Kasus ini menyeret 13 nama dari kalangan pengurus dan santri sebagai tersangka, namun hingga kini belum satu pun ditahan.
Peristiwa yang terjadi sejak Februari 2025 itu baru belakangan ramai diperbincangkan setelah pihak keluarga menuntut kejelasan hukum.
Korban disebut mengalami kekerasan fisik hingga disetrum dalam sebuah ruangan di lingkungan ponpes.
Kuasa hukum korban mengungkap bahwa sebagian pelaku masih di bawah umur, namun tetap menekankan bahwa status tersangka sudah ditetapkan. Meski begitu, tidak ada yang ditahan karena pihak pondok mengajukan penangguhan.
“Keluarga kecewa. Kasus ini sudah berjalan cukup lama, tapi para pelaku justru masih berkeliaran,” ujar Heru Lestarianto, kuasa hukum korban kepada wartawan, Kamis (29/5/2025).

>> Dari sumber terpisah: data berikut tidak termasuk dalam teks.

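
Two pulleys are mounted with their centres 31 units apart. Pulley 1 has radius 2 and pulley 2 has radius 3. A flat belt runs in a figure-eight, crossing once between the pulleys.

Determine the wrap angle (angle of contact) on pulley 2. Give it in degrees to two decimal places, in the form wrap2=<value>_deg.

crossed belt: β = asin((r1+r2)/C) = asin(5/31) = 9.2818°
wrap1 = wrap2 = π + 2β = 198.5636°

wrap2=198.56_deg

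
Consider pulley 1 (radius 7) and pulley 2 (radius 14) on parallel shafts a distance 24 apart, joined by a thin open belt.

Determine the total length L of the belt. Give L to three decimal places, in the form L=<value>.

open belt: β = asin((r2−r1)/C) = asin(7/24) = 16.9578°
wrap1 = π − 2β = 146.0845°
wrap2 = π + 2β = 213.9155°
tangent length = C·cosβ = 22.9565
L = r1·wrap1 + r2·wrap2 + 2·C·cosβ = 7·2.5497 + 14·3.7335 + 2·22.9565 = 116.0300

L=116.030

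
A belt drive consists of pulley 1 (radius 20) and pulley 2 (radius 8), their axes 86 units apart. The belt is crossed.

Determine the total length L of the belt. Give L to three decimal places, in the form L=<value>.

crossed belt: β = asin((r1+r2)/C) = asin(28/86) = 19.0008°
wrap1 = wrap2 = π + 2β = 218.0016°
tangent length = C·cosβ = 81.3142
L = (r1+r2)·wrap + 2·C·cosβ = 28·3.8048 + 2·81.3142 = 269.1641

L=269.164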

Menurut Heru, penganiayaan itu bermula dari tuduhan pencurian uang hasil penjualan galon sebesar Rp700 ribu yang diarahkan kepada KDR.
Meski uang telah dikembalikan, korban tetap menjadi sasaran kekerasan.
“KDR disuruh mengaku kemana uang itu. Setelah itu, dia dimasukkan ke kamar tertutup, diikat, dipukuli bersama-sama oleh 13 orang, bahkan sampai disetrum dan dipukul dengan selang,” kata Heru.
Akibat perlakuan tersebut, KDR mengalami luka serius dan trauma berat hingga harus menjalani perawatan di rumah sakit dan kemudian dilanjutkan pengobatan mental di kampung halamannya di Kalimantan.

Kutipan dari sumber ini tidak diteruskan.